Single Protein Search accepts:

A. Protein Number:

1. RefSeq protein accession numbers, for exampe: NP_006105

2. RefSeq mRNA accession numbers, for example: NM_026310

3. Uniprot accession numbers, for exmample: Q7TQD6, PROP_MOUSE

4. DDBJ/EMBL protein record , for example: BAA06332/AAA20683

5. Wormbase protein ID, for example: CE34069

6. S. cerevisiae systematic name, for example: YCL012C

7. NCBI Protein GI number, for exmaple: 4759079

8. NCBI Protein Accession number, for example: AAZ30760

B. Gene Number:

1. Locuslink ID numbers, for example: 639063

2. NCBI Nucleotide GI number, for example: 4759079

3. NCBI UniGene ID, for example: Dm.2294, Cel.18297, Mm.22453, Hs.546236, Rn.2549

4. Flybase ID, for example: FBgn0050481

5. DDBJ/EMBL nucleotide record, for example: BC000913/U94703

6. NCBI OMIM ID, for example: 107280

7. NCBI Nucleotide accession number, for example: CB386060

8. Ensembl Gene ID, for example: ENSG00000114771

b. Free Text Search: You can type any word or text string.
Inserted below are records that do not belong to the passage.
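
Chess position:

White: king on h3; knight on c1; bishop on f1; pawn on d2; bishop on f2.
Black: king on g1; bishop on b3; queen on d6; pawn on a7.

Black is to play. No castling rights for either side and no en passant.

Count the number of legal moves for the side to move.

Black to move; king on g1.
In check: yes, from the white bishop on f2.
Legal moves: Kxf2, Kh1, Kxf1.
Count: 3.

3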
For example, to search “mitochondrial ribosomal protein”, you can type: “mitochondrial ribosomal protein” or “ribosomal” or “mitochondrial” in the input box pointed by the arrow shown below. The string should be 3 or more characters long. Then choose the organism you want to search using the organism drop-down menu. If you want to search only for mitochondrial proteins, you can choose “ Mito” from the mitochondrial status menu. Otherwise choose “Related” from the status menu. Click the “Free Text Search” button to initiate the search.

[TOP]

Search Result Format:

The following shows a search result screen obtained by searching for human mitochondrial proteins that match “ribosom”. MiGenes displays entries matching the search criteria. For each record found, the entrez gene id, the refseq accession number, the protein description and organism name will be shown. If your search string was ambiguous, the protein you are looking for may be only one of many responses. Clicking the protein description link will direct you to the detailed single protein information page. Clicking the “Download” button will download search results into an Excel file.

[TOP]

What information is available on the detailed protein record screen?

As shown below, there are five tabs: A. Summary, B. Reference, C. Ortholog, D. GO Annotation, E. Curator Comment and F. Sequence.
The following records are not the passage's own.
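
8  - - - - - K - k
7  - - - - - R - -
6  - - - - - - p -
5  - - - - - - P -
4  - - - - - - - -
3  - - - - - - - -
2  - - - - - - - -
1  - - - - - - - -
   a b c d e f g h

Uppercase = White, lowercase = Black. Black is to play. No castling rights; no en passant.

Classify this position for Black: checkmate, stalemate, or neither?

Black to move; black king on h8.
In check: no.
King squares — g7: attacked by Rf7; h7: attacked by Rf7; g8: attacked by Kf8.
Legal moves for Black: none.
Not in check and no legal moves → stalemate.

stalemate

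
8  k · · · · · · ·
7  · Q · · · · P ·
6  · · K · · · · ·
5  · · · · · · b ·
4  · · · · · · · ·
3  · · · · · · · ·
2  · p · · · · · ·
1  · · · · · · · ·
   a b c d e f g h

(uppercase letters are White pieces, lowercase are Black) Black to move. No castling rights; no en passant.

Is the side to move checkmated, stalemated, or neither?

Black to move; black king on a8.
In check: yes, from the white queen on b7.
King squares — a7: attacked by Qb7; b7: attacked by Kc6; b8: attacked by Qb7.
Legal moves for Black: none.
In check with no legal moves → checkmate.

checkmate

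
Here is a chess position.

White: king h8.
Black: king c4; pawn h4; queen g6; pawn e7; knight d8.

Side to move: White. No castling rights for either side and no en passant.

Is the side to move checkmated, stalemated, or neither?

stalemate

White to move; white king on h8.
In check: no.
King squares — g7: attacked by Qg6; h7: attacked by Qg6; g8: attacked by Qg6.
Legal moves for White: none.
Not in check and no legal moves → stalemate.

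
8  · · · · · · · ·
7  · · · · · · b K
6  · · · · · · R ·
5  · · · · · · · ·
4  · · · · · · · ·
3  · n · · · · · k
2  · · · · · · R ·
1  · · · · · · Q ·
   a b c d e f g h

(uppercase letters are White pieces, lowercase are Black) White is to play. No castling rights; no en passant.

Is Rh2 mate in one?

After Rh2: black king on h3; in check: yes, from the white rook on h2.
King squares — g2: attacked by Qg1; h2: attacked by Qg1; g3: attacked by Qg1; g4: attacked by Qg1; h4: attacked by Rh2.
Black has no legal moves → checkmate.

yes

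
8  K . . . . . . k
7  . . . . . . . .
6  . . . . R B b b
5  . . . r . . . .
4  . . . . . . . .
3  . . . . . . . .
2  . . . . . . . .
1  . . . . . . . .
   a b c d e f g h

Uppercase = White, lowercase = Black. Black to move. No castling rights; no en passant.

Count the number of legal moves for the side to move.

Black to move; king on h8.
In check: yes, from the white bishop on f6.
Legal moves: Kg8, Kh7, Bg7.
Count: 3.

3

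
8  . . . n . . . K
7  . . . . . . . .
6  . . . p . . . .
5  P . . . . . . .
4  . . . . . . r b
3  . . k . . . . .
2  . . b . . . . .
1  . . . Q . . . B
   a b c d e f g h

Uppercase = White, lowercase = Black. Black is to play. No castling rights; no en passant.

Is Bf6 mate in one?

yes

After Bf6: white king on h8; in check: yes, from the black bishop on f6.
King squares — g7: attacked by Rg4; h7: attacked by Bc2; g8: attacked by Rg4.
White has no legal moves → checkmate.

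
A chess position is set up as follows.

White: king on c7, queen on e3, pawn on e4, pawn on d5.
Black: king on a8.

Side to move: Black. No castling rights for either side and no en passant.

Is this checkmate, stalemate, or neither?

stalemate

Black to move; black king on a8.
In check: no.
King squares — a7: attacked by Qe3; b7: attacked by Kc7; b8: attacked by Kc7.
Legal moves for Black: none.
Not in check and no legal moves → stalemate.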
A. The summary tab is shown by default. This screen provides the Gene Name, Gene Symbol, Entrez Gene ID and the link to the NCBI Entrez Gene page for the selected record. It also shows the mitochondrial status in MiGenes and, for human records, the ID for the OMIM database Online Mendelian Inheritance in Man. The Unigene ID and the corresponding Unigene link are displayed as well as the protein description, RefSeq mRNA accession number and corresponding NCBI entrez and UniProt links. It also displays additional names that may be applied to this protein or the corresponding gene in alternative data sources. In this tab, if the protein has isoforms, multi-alignment image of isoforms will display. In a few cases, the image is not available. We are trying to make the images as complete as possible.
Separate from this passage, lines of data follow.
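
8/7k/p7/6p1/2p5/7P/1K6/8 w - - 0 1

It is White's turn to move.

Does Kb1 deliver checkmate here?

After Kb1: black king on h7; in check: no.
Black is not in check, so this cannot be checkmate.

no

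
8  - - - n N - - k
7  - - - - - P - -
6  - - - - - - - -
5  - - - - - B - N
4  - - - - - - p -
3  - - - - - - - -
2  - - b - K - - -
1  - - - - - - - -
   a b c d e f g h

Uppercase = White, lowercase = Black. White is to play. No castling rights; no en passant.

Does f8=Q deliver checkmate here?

yes

After f8=Q: black king on h8; in check: yes, from the white queen on f8.
King squares — g7: attacked by Nh5; h7: attacked by Bf5; g8: attacked by Qf8.
Black has no legal moves → checkmate.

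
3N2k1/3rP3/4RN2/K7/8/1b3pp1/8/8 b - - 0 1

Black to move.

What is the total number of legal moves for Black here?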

B. The bibliography of PubMed references that cite this record. The PubMed ID’s are active links to abstracts in PubMed.

C. Ortholog tab lists orthologs of the protein. Clicking the protein description of an orthologous protein will direct you to the detailed information page for the selected ortholog. To make this transition more obvious, the prominent organism identifier in the upper right corner will change.

D. GO Annotations for the selected entry. This can be a long list, and can contain contradictory information, since most of this is downloaded from the GO Consortium. In most cases, the most important information available here is the definitive publication used to establish that the protein is mitochondrial (PubMed ID or PMID). You can access the abstract for such an article after selecting “bibliography” from the drop-down list.

E. Curator comments, if any have been applied to this record. Most records do not have individual curator comments.

F. Sequence information tab displays sequence, molecular weight and lenght of the protein.